As each map is developed in TeamFlow, the team members specify milestones to reach - stages at which the team can determine if the process is on track. Each necessary decision, task and milestone is reflected in the detailed TeamFlow process map that graphically shows the sequence of events, who works on each step, what deliverables must be created, and what milestone must be reached before the process advances to the next step.
Vess says that TeamFlow's flexibility, along with the easy-to-understand visual symbols used to build the maps, make it simple to see the whole picture. "In a very short time, a breakthrough concept will come up that substantially changes the way we've been working," he says. "It's clear where the problems and opportunities are." In fact, Vess says that his groups often use TeamFlow to make corporate presentations on their programs and to document project status.

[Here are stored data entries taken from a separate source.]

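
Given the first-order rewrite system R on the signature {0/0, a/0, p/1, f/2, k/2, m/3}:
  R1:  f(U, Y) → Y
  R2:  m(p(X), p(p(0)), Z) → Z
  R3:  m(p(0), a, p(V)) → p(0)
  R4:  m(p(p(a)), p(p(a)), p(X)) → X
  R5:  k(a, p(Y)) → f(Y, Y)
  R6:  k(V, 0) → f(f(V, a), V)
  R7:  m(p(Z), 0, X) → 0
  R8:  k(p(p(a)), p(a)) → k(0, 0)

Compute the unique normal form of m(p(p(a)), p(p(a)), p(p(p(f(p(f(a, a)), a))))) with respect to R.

1. m(p(p(a)), p(p(a)), p(p(p(f(p(f(a, a)), a)))))  →  p(p(f(p(f(a, a)), a)))   [R4 at ε]
2. p(p(f(p(f(a, a)), a)))  →  p(p(a))   [R1 at 1.1]

p(p(a))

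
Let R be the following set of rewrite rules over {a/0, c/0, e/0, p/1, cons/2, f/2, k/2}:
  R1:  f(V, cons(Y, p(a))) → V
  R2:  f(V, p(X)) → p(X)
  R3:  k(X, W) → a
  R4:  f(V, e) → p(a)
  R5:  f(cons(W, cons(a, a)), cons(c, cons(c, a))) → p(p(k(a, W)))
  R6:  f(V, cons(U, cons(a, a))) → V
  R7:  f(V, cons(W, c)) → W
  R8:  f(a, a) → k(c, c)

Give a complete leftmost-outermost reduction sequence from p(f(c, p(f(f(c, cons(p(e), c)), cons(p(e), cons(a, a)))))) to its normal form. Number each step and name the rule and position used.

1. p(f(c, p(f(f(c, cons(p(e), c)), cons(p(e), cons(a, a))))))  →  p(p(f(f(c, cons(p(e), c)), cons(p(e), cons(a, a)))))   [R2 at 1]
2. p(p(f(f(c, cons(p(e), c)), cons(p(e), cons(a, a)))))  →  p(p(f(c, cons(p(e), c))))   [R6 at 1.1]
3. p(p(f(c, cons(p(e), c))))  →  p(p(p(e)))   [R7 at 1.1]

p(p(p(e)))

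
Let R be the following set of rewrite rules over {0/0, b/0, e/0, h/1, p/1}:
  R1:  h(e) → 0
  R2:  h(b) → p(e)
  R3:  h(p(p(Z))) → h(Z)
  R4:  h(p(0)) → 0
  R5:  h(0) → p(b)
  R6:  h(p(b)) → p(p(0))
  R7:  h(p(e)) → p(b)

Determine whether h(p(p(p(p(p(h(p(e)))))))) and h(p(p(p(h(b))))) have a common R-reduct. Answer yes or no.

Reduce t₁ = h(p(p(p(p(p(h(p(e)))))))):
1. h(p(p(p(p(p(h(p(e))))))))  →  h(p(p(p(h(p(e))))))   [R3 at ε]
2. h(p(p(p(h(p(e))))))  →  h(p(h(p(e))))   [R3 at ε]
3. h(p(h(p(e))))  →  h(p(p(b)))   [R7 at 1.1]
4. h(p(p(b)))  →  h(b)   [R3 at ε]
5. h(b)  →  p(e)   [R2 at ε]

Reduce t₂ = h(p(p(p(h(b))))):
1. h(p(p(p(h(b)))))  →  h(p(h(b)))   [R3 at ε]
2. h(p(h(b)))  →  h(p(p(e)))   [R2 at 1.1]
3. h(p(p(e)))  →  h(e)   [R3 at ε]
4. h(e)  →  0   [R1 at ε]

no — NF(t₁) = p(e), NF(t₂) = 0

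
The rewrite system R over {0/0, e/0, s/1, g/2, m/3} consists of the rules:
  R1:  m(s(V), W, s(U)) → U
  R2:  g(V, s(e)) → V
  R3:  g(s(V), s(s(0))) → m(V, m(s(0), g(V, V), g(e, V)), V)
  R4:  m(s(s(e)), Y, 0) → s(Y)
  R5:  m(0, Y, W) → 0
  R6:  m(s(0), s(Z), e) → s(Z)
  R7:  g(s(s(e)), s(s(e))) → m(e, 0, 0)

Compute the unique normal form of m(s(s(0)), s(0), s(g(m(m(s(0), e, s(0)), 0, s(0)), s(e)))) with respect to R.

1. m(s(s(0)), s(0), s(g(m(m(s(0), e, s(0)), 0, s(0)), s(e))))  →  g(m(m(s(0), e, s(0)), 0, s(0)), s(e))   [R1 at ε]
2. g(m(m(s(0), e, s(0)), 0, s(0)), s(e))  →  m(m(s(0), e, s(0)), 0, s(0))   [R2 at ε]
3. m(m(s(0), e, s(0)), 0, s(0))  →  m(0, 0, s(0))   [R1 at 1]
4. m(0, 0, s(0))  →  0   [R5 at ε]

0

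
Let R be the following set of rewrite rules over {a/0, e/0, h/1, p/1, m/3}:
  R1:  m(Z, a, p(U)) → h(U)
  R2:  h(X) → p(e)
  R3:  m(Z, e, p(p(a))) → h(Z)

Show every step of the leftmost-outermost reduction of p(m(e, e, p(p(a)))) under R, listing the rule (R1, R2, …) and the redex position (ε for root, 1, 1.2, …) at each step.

1. p(m(e, e, p(p(a))))  →  p(h(e))   [R3 at 1]
2. p(h(e))  →  p(p(e))   [R2 at 1]

p(p(e))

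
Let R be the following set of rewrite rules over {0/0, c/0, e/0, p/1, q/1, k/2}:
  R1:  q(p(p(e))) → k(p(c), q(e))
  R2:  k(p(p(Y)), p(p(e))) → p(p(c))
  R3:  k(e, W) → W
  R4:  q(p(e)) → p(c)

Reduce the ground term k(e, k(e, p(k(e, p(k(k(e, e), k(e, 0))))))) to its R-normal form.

1. k(e, k(e, p(k(e, p(k(k(e, e), k(e, 0)))))))  →  k(e, p(k(e, p(k(k(e, e), k(e, 0))))))   [R3 at ε]
2. k(e, p(k(e, p(k(k(e, e), k(e, 0))))))  →  p(k(e, p(k(k(e, e), k(e, 0)))))   [R3 at ε]
3. p(k(e, p(k(k(e, e), k(e, 0)))))  →  p(p(k(k(e, e), k(e, 0))))   [R3 at 1]
4. p(p(k(k(e, e), k(e, 0))))  →  p(p(k(e, k(e, 0))))   [R3 at 1.1.1]
5. p(p(k(e, k(e, 0))))  →  p(p(k(e, 0)))   [R3 at 1.1]
6. p(p(k(e, 0)))  →  p(p(0))   [R3 at 1.1]

p(p(0))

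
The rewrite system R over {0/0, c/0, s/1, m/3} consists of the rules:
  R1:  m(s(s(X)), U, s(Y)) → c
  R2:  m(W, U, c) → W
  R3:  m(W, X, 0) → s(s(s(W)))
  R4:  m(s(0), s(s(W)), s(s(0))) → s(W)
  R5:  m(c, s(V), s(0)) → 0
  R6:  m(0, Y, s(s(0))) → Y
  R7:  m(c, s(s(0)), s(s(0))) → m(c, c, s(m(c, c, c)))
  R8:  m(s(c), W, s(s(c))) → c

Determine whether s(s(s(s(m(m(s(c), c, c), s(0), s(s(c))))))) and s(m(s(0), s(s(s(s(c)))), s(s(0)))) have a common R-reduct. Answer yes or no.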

For the teams, working through their first TeamFlow processes map is only the beginning. Vess explains that each division of American Standard will use the TeamFlow software over and over again to map and then modify individual business processes. "I did 39 of these reengineering sessions last year, and 25 so far this year, all around the world," he says, "and it's amazing that the processes are engulfed in the same kinds of problems from one country to the next. Using TeamFlow, each team is able to break through its old problems and develop new models."
"It's really rewarding how the new process comes together at the end," Vess says. "Within each division is the knowledge and ability to rethink the way they're working. It's the magic that happens when you give people the opportunity to work together as a team. We're well on our way toward achieving our goals. Each new process moves us that much closer to the goal of zero working capital. This will mean very big things for our company in the coming years. TeamFlow is really the most flexible process mapping tool out there. I'm sure other companies reengineering their business processes will find it very useful."